Realizar con fidelidad las obligaciones del propio estado: esto implica un gran esfuerzo de la voluntad y nos lleva a volver a encender el fervor, a reparar nuestras faltas pasadas y a adquirir de nuevo el espíritu de la penitencia.
Avivar una profunda devoción hacia la Madre de Dios: Nuestra Señora se encargará, amorosamente, de “sacudir” al alma que se encuentra en el letargo de la tibieza. Por esta razón es muy provechoso que el tibio suplique a la Madre de Dios que le alcance la gracia de salir de ese estado.
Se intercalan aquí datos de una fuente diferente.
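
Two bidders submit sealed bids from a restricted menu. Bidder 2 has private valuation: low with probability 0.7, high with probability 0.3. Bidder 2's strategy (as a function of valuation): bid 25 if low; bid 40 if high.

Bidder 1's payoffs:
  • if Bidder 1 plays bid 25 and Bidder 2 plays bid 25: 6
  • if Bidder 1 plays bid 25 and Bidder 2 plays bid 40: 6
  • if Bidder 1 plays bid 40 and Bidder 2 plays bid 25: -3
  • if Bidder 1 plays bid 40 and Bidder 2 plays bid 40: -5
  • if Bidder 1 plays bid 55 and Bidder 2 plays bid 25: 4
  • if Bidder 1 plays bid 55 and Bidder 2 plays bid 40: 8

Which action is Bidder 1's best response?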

Algunas consideraciones finales
Diferencia entre Tibieza y Sequedad espiritual: Este estado es muy distinto de la sequedad o de las pruebas divinas; en estas, en vez de dejarnos llevar de las distracciones, nos duele el tenerlas, y nos avergonzamos de ellas, y trabajamos seriamente para librarnos; en el estado de tibieza, por el contrario, damos fácil entrada a mil pensamientos inútiles, nos complacemos en ellos, y apenas hacemos algo para sacarlos, y no tardan las distracciones en ocupar casi por entero el tiempo de nuestra oración. La tibieza es una aridez culpable, como quien estando en un cuarto donde hace mucho frío y teniendo un fuego en la chimenea, no se acerca a él. Siente el frío, pero no tiene el ánimo ni el coraje para acercarse al calentador.
Normalmente el tibio se “auto justifica”: “No mato, no robo, no hago nada malo; me comporto mejor que mucha gente, no dejo de ir a Misa los domingos”. Bien, pero ¿y lo bueno que se deja de hacer? ¿Los pecados de omisión? La tibieza se convierte en un proceso en donde la conciencia se va apagando poco a poco hasta llegar al punto donde ya no reclama, donde todo lo justifica, donde ya sólo se ve la propia conveniencia. Así, el tibio sólo se compara con los que considera peores que él; deja de mirar arriba, deja de tomar a los santos como modelo, se ampara en otra gran cantidad de tibios que considera buena gente, pero que no son santos.
PRÁCTICA
Leer una corta biografía de un santo. Compartirla en la siguiente reunión de preparación.
[1] TANQUEREY, Adolphe. Compendio de Teología Ascética y Mística. Tomo II. 1ra Ed. Quito: Jesús de la Misericordia. Pp. 809-815.